First, the proportion of patients who did N-RTW was substantially lower at 3 and 12 month follow-up in our study sample compared in patients with CLBP with rates between 34 and 16 %, and 62 and 54 % respectively. This may be due the fact that the CLBP patient had on average a significantly longer duration of 200 days off work, compared to 90 days in this study. Therefore, a smaller proportion of WAD patients is expected to N-RTW due to the benign natural course of the disorder despite perceived disability [31]. Further, we used WC data from the physician and the insurance. Moreover, legal regulations in Switzerland recently changed allowing to close claims of patients with WAD within the first 1 or 2 years which is not the case in CLBP [32]. These changes may have influenced N-RTW rates in patients with WAD which depend on the legal jurisdictions [33]. Hence, the validity of the SFS should be tested also in patients with WAD in other health cares systems. Secondly, in one study patients were classified as RTW if they had worked at least 1 day in the follow-up period [5]. These differences influence the proportion of patients classified as RTW or N-RTW, and therefore the results concerning the predictive properties of the SFS [34]. Third, the differences in symptoms of patients with WAD differ in part from those with CLBP. And forth, the depicted tasks of the SFS involving the spine may be perceived to the neck differently from the lower back.
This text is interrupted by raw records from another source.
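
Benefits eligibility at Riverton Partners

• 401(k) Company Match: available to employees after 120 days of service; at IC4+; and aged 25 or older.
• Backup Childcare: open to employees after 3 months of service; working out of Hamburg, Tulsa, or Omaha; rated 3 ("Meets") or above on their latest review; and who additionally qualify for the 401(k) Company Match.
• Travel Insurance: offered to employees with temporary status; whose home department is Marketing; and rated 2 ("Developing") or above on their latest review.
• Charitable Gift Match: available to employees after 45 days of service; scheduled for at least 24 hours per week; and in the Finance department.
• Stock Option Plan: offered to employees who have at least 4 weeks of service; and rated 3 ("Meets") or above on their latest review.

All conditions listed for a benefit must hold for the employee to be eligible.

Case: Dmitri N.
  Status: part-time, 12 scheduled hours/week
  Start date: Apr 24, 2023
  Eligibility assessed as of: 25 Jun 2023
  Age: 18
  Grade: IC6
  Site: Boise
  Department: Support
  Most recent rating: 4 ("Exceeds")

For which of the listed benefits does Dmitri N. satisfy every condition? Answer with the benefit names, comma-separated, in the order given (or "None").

Service from Apr 24, 2023 to 25 Jun 2023: 62 days.
401(k) Company Match — service 62 days < 120 days ✗ → not eligible.
Backup Childcare — service 62 days < 3 months (≈90 days) ✗ → not eligible.
Travel Insurance — status part-time ✗ (requires temporary) → not eligible.
Charitable Gift Match — service 62 days ≥ 45 days ✓; 12 hrs/wk < 24 ✗ → not eligible.
Stock Option Plan — service 62 days ≥ 4 weeks (≈28 days) ✓; rating 4 ≥ 3 ✓ → eligible.

Stock Option Plan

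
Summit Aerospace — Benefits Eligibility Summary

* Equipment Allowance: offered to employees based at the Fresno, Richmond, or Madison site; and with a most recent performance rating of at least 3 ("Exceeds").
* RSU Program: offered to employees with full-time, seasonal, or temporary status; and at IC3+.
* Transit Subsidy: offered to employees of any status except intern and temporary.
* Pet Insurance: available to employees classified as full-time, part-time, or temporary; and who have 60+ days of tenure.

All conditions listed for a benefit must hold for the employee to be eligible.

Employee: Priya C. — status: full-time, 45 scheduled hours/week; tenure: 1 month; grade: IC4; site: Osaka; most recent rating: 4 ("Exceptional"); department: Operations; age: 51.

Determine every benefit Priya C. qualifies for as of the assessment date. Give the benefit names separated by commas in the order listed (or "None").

RSU Program, Transit Subsidy

Equipment Allowance — site Osaka ✗ (not Fresno, Richmond, or Madison) → not eligible.
RSU Program — status full-time ✓; grade IC4 ≥ IC3 ✓ → eligible.
Transit Subsidy — status full-time ✓ (not excluded) → eligible.
Pet Insurance — status full-time ✓; service 1 month < 60 days ✗ → not eligible.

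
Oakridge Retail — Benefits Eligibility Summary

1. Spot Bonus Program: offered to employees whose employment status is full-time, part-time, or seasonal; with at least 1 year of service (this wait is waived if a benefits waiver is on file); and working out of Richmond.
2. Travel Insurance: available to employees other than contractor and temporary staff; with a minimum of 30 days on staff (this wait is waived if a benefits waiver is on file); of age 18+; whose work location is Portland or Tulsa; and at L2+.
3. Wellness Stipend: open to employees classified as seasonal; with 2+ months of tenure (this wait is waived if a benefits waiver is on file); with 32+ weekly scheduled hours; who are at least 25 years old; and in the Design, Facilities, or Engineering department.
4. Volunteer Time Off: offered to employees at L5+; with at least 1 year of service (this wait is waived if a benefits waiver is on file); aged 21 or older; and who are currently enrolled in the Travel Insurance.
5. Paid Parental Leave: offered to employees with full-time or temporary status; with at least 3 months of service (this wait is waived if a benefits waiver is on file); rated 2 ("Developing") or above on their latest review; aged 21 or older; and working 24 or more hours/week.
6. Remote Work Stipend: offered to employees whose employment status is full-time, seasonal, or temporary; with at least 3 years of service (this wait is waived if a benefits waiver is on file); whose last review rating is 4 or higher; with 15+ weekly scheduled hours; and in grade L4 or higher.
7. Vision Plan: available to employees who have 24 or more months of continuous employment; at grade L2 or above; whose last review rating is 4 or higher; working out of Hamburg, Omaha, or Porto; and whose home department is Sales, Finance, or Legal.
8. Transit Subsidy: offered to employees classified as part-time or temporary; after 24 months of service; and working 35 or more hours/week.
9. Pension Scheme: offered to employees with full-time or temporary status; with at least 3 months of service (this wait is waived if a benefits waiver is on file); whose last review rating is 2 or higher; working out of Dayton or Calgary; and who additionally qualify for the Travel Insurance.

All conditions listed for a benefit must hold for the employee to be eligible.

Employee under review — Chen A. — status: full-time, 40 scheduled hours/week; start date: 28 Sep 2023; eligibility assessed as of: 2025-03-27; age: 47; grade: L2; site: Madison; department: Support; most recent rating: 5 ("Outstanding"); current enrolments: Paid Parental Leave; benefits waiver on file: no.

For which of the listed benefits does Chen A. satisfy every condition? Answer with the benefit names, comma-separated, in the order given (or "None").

Service from 28 Sep 2023 to 2025-03-27: 546 days.
Spot Bonus Program — status full-time ✓; no waiver, service 546 days ≥ 1 year (≈365 days) ✓; site Madison ✗ (not Richmond) → not eligible.
Travel Insurance — status full-time ✓ (not excluded); no waiver, service 546 days ≥ 30 days ✓; age 47 ≥ 18 ✓; site Madison ✗ (not Portland or Tulsa) → not eligible.
Wellness Stipend — status full-time ✗ (requires seasonal) → not eligible.
Volunteer Time Off — grade L2 < L5 ✗ → not eligible.
Paid Parental Leave — status full-time ✓; no waiver, service 546 days ≥ 3 months (≈90 days) ✓; rating 5 ≥ 2 ✓; age 47 ≥ 21 ✓; 40 hrs/wk ≥ 24 ✓ → eligible.
Remote Work Stipend — status full-time ✓; no waiver, service 546 days < 3 years (≈1095 days) ✗ → not eligible.
Vision Plan — service 546 days < 24 months (≈720 days) ✗ → not eligible.
Transit Subsidy — status full-time ✗ (requires part-time or temporary) → not eligible.
Pension Scheme — status full-time ✓; no waiver, service 546 days ≥ 3 months (≈90 days) ✓; rating 5 ≥ 2 ✓; site Madison ✗ (not Dayton or Calgary) → not eligible.

Paid Parental Leave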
Future studies should investigate whether a short version of the SFS would lead to similar measurement properties. Computer based measures could offer some advantages over a paper form. By using Item Response Theory (IRT) techniques only suitable items are assigned based on the response pattern of the evaluee. First results using a computer based measure similar to the SFS are promising, but need further evaluation in clinical samples [35, 36].

Limitations

We used hypotheses and cut-off points based on the results of previous studies. These cut-offs may viewed as arbitrary. Moreover, we analysed WC in % which may lead to different results then compared to self-report of the employee, or other reporting measures [3739]. Moreover, the psychometric properties of WC in % are unknown. WC may rely on physicians interpretations and patients report [40]. Finally, replication studies are needed because the results differ in other populations, contexts and FCE procedures.

Conclusion

In patients with sub-acute WAD test–retest reliability, internal consistency, construct- and structural validity of the SFS were adequate. LoA was substantial. Sensitivity to accurately predict N-RTW was poor.

Based on the AUC the predictive validity of the SFS for N-RTW of patients with sub-acute WAD from an outpatient work rehabilitation setting was only sufficient for the short term.